Workbooks don't actually execute any external actions, though. It's solely an analysis tool. Runbooks skew the other direction, they are for executing scripts (more or less).
Jupyter/python seems to fit in a nice gap where this could be bridged, especially with the level of existing python support from azure sdk + cli.
PS: a dev from Workbooks has seen Azure Notebooks, and was curious a while back about how he could integrate the functionality [1]
wow, a link to my blog (that second link) made hackernews? that's exciting!
Anyway, yeah, workbooks in appinsights is almost like notebooks for non-programmers? kinda? you string together markdown, parameters, and analytics queries (and very soon metrics across more of azure) into reports. But the parameters stuff lets you do more interactive things to hide/show sections now. i really need to do a new blog post about all the new stuff that's in there that wasn't last june!
i've prototyped some stuff to export an AI workbook to an azure/jupyter notebook, as there's some support for querying analytics already from a python package. there just hasn't been enough demand for it so far (not as much as we expected, anyway?)
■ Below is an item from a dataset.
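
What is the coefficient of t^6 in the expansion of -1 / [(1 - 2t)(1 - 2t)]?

The denominator gives the recurrence a_n = 4a_(n−1) − 4a_(n−2) for n ≥ 2; the numerator fixes a_0 = -1, a_1 = -4.
Iterating: -1, -4, -12, -32, -80, -192, -448, so a_6 = -448.

-448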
Just saw that you are CEO of GitLab. Good job making your runbooks public [1]. I converted one of your runbook into an executable notebook to convey my point. Check the before/after screenshot here: https://blog.amirathi.com/2018/03/27/codify-infra-runbooks-w...
Native Jupyter has the magic %%bash command, so a lot of this should just be possible, i.e. you start a cell with that, and it will invoke bash to execute it.
More generally, there is %%script <x>, which executes the cell using <x>.
Yep! We've been experimenting with a variant for security & fraud investigations at Graphistry. Our original experiments with just notebooks resulted in a few people on super early adopter teams getting a kick out of it, but in critical ~operational settings, having to deal with code was... not great. Mostly looked like siloed personal use.
BUT. The core concept is great. We made a form more focused on interactive investigation, so you can jump from an alert in a dashboard into a rich & interactive visual session with pre-wrangled data: https://youtu.be/B3ZZWx9WUEk?t=1m32s . Depending on what you see, can easily pull in more data, or refine what's there. And agreed, I think it'd be fun to try in big devops/netops scenarios!
That makes good sense, in case it helps your confidence.
It's a middle ground between literate programming and a traditional IDE and there is nothing like that aimed at the ops space where it would actually be quite valuable.
emacs' org-mode / org-babel is well suited for it. This blog post [1] has some fantastic examples. The problem, of course, is that it's so closely tied to emacs.
Howard's blog and github are an amazing resource; I'm a huge fan of his demo-it package as well. Highly recommend checking it out if you ever give technical presentations or talks.
Also, happy to answer any questions that people might have.